Emotional Intelligence by Daniel Goleman  
Pic from www.thebookblog.co.uk

This book was originally published in 1995, and teaches you everything you want to know about emotional intelligence, though the book doesn't show you how to improve your EQ.

Goleman, a psychologist and former science writer for The New York Times, explains how the rational and emotional work together shape intelligence, using information from neuroscience and psychology of the brain, and why IQ is not the sole predictor of success. 


Goleman shows how the brain can succumb to an emotional hijacking, using data from studies based on brain imaging technologies, and summarises much of the best psychological work of the previous few decades (the importance of learned optimism, the theory of multiple intelligences, the role of innate temperamental differences, and the importance of emotional intelligence in marriage, management, and medicine). 

Even though one can learn a lot from Goleman's work, the overriding theme seems to me to be that nurturing (rather than aptitude) is more likely to produce exceptional humans; bad nurturing creates people problems.

Part One looks at what happens in the brain at the molecular level under all sorts of emotional experiences. 
Parts Two through Five focuses on feelings, personality, upbringing, aptitude, and treatment citing several studies to show that today's children are most decidedly a product of how they were treated.
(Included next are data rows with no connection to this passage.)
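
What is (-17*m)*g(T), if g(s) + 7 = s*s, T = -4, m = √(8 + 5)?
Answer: -153*√13 ≈ -551.65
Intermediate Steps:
m = √13 ≈ 3.6056
g(s) = -7 + s² (g(s) = -7 + s*s = -7 + s²)
(-17*m)*g(T) = (-17*√13)*(-7 + (-4)²) = (-17*√13)*(-7 + 16) = -17*√13*9 = -153*√13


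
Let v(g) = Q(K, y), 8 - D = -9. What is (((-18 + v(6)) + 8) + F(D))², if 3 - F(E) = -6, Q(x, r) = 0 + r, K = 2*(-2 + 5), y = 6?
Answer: 25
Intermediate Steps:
D = 17 (D = 8 - 1*(-9) = 8 + 9 = 17)
K = 6 (K = 2*3 = 6)
Q(x, r) = r
v(g) = 6
F(E) = 9 (F(E) = 3 - 1*(-6) = 3 + 6 = 9)
(((-18 + v(6)) + 8) + F(D))² = (((-18 + 6) + 8) + 9)² = ((-12 + 8) + 9)² = (-4 + 9)² = 5² = 25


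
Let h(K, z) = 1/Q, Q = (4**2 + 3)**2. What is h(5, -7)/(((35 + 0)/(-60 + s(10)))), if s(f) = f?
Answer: -10/2527 ≈ -0.0039573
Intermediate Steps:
Q = 361 (Q = (16 + 3)**2 = 19**2 = 361)
h(K, z) = 1/361
h(5, -7)/(((35 + 0)/(-60 + s(10)))) = 1/(361*(((35 + 0)/(-60 + 10)))) = 1/(361*((35/(-50)))) = 1/(361*((35*(-1/50)))) = 1/(361*(-7/10)) = (1/361)*(-10/7) = -10/2527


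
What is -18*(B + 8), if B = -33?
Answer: 450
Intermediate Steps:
-18*(B + 8) = -18*(-33 + 8) = -18*(-25) = 450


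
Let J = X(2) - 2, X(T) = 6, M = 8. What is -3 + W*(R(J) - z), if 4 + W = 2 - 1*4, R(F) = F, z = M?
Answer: 21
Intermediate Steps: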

Goleman believes we can cultivate emotional intelligence, and improve not only the I.Q.'s but the general life performances of children who suffer because of unbalanced emphasis on the intellectual at the expense of the affective dimension of personality. 
In his final section, he offers a plan for schooling to restore our badly neglected "emotional literacy", proposing greater attention to classes in "social development," "life skills" and "social and emotional learning".

This book is considered a classic in its genre and, whatever one agrees or not with his theories, is one that should be read at least once or twice for reference.